Abstract

Exposure to air pollution increases the risk of Sudden Infant Death Syndrome (SIDS) and thus potentially influences control of breathing. This raises the question whether or not tidal breathing parameters related to control of breathing are influenced by atmospheric conditions and air pollution on the day of measurement. In a prospective birth cohort study of 175 healthy term infants, we measured tidal breathing parameters including tidal volume (VT), respiratory rate (RR), minute ventilation (Min.vent.), inspiratory time to total breath time (TI/Ttot), ratio of time to peak tidal expiratory flow to expiratory time (TPTEF/TE), and peak tidal inspiratory flow (PTIF) at the age of 4-5 weeks. We then assessed the association of these tidal breathing parameters with postnatal environmental tobacco smoke exposure (ETS) and local atmospheric parameters as air temperature and humidity and pollution levels, id est nitrogen dioxide (NO2), ozone (O3), and PM10 on the DOM using multiple linear regression analysis, adjusting for anthropometric data.
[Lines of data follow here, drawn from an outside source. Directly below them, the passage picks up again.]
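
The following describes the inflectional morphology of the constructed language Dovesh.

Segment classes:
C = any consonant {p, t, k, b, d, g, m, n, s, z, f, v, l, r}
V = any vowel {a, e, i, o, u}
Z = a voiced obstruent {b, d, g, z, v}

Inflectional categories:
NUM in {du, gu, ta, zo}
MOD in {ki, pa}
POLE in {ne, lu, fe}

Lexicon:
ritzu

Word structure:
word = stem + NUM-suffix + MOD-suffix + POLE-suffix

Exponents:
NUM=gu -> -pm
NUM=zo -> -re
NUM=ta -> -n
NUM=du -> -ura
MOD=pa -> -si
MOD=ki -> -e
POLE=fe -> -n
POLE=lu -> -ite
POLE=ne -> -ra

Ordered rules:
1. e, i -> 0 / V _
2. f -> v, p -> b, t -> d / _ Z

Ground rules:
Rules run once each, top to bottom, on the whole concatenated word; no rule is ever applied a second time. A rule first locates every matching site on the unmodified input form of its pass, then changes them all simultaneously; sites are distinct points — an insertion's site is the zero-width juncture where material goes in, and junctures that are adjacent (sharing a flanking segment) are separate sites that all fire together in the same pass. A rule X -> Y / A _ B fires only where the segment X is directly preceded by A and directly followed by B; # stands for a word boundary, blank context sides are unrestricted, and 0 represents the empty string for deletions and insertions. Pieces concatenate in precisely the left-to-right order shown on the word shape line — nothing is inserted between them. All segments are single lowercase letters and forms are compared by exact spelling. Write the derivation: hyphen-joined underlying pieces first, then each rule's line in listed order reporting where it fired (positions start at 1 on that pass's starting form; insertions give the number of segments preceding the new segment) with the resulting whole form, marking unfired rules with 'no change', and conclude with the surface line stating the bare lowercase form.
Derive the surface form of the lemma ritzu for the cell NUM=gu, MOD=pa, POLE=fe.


underlying: ritzu-pm-si-n
1. e, i -> 0 / V _: no change
2. f -> v, p -> b, t -> d / _ Z: fires at position(s) 3: ridzupmsin
surface: ridzupmsin


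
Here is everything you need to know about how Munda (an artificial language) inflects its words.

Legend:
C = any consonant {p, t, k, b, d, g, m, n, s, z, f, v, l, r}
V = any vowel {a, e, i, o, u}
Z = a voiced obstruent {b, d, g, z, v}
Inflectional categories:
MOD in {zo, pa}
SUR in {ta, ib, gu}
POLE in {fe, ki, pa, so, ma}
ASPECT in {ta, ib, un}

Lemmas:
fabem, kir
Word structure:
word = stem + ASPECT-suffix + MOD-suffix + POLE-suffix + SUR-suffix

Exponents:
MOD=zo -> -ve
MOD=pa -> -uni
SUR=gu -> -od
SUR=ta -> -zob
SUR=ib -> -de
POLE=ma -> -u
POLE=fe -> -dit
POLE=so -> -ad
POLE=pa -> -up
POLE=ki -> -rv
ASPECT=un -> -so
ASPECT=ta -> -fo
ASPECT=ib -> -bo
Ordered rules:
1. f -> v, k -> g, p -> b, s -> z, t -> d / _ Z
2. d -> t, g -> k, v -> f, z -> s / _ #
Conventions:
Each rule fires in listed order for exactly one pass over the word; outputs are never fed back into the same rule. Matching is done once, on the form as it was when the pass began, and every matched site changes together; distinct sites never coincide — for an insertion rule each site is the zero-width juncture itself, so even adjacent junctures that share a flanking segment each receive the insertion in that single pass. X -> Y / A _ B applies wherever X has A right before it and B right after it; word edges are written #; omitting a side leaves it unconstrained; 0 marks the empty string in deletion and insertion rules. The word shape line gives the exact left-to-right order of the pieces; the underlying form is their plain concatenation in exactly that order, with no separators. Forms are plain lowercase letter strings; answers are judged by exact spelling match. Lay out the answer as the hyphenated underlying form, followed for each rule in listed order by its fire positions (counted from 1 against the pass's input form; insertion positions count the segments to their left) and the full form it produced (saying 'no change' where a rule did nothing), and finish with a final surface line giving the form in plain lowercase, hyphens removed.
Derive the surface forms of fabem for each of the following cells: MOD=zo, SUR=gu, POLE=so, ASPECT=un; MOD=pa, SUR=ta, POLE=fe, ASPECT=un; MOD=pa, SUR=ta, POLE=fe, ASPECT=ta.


cell MOD=zo, SUR=gu, POLE=so, ASPECT=un:
underlying: fabem-so-ve-ad-od
1. f -> v, k -> g, p -> b, s -> z, t -> d / _ Z: no change
2. d -> t, g -> k, v -> f, z -> s / _ #: fires at position(s) 13: fabemsoveadot
surface: fabemsoveadot

cell MOD=pa, SUR=ta, POLE=fe, ASPECT=un:
underlying: fabem-so-uni-dit-zob
1. f -> v, k -> g, p -> b, s -> z, t -> d / _ Z: fires at position(s) 13: fabemsounididzob
2. d -> t, g -> k, v -> f, z -> s / _ #: no change
surface: fabemsounididzob

cell MOD=pa, SUR=ta, POLE=fe, ASPECT=ta:
underlying: fabem-fo-uni-dit-zob
1. f -> v, k -> g, p -> b, s -> z, t -> d / _ Z: fires at position(s) 13: fabemfounididzob
2. d -> t, g -> k, v -> f, z -> s / _ #: no change
surface: fabemfounididzob


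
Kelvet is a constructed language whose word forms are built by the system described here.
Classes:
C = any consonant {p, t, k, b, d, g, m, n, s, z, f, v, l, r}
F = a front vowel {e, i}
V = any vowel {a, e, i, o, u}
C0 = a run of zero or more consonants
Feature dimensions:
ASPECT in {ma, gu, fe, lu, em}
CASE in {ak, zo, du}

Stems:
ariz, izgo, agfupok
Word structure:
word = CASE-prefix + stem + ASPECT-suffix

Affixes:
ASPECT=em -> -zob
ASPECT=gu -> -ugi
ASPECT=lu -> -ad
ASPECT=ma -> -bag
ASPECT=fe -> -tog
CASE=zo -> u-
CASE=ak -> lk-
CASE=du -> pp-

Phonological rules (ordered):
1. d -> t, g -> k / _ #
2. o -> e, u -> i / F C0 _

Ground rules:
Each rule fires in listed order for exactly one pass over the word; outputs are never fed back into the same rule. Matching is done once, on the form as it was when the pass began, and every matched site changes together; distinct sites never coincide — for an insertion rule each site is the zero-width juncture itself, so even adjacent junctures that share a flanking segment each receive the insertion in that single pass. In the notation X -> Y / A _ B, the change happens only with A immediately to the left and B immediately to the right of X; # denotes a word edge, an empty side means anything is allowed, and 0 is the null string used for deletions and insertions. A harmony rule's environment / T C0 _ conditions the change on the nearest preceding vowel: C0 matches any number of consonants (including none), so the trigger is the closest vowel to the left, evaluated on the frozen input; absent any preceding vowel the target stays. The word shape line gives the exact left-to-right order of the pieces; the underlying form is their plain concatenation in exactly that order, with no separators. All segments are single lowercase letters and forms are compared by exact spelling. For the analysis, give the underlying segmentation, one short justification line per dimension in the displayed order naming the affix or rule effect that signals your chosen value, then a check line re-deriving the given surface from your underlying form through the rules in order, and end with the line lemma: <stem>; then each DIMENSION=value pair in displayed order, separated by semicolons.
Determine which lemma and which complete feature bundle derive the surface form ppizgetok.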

We found no consistent evidence for an association between atmospheric parameters, outside temperature and humidity and tidal breathing parameters, when adjusting for multiple testing. Anthropometric data (postconceptional age, length and sex) were associated with control of breathing, but not urban pollutant levels and ETS on the measurement day. Tidal breathing parameters, which are normally used to determine the maturational state of breathing control in infants, are influenced by anthropometric parameters. The acute effects of outside temperature and humidity, postnatal ETS, and outdoor air pollution levels on the DOM on control of breathing were negligible in our study of healthy term-born infants.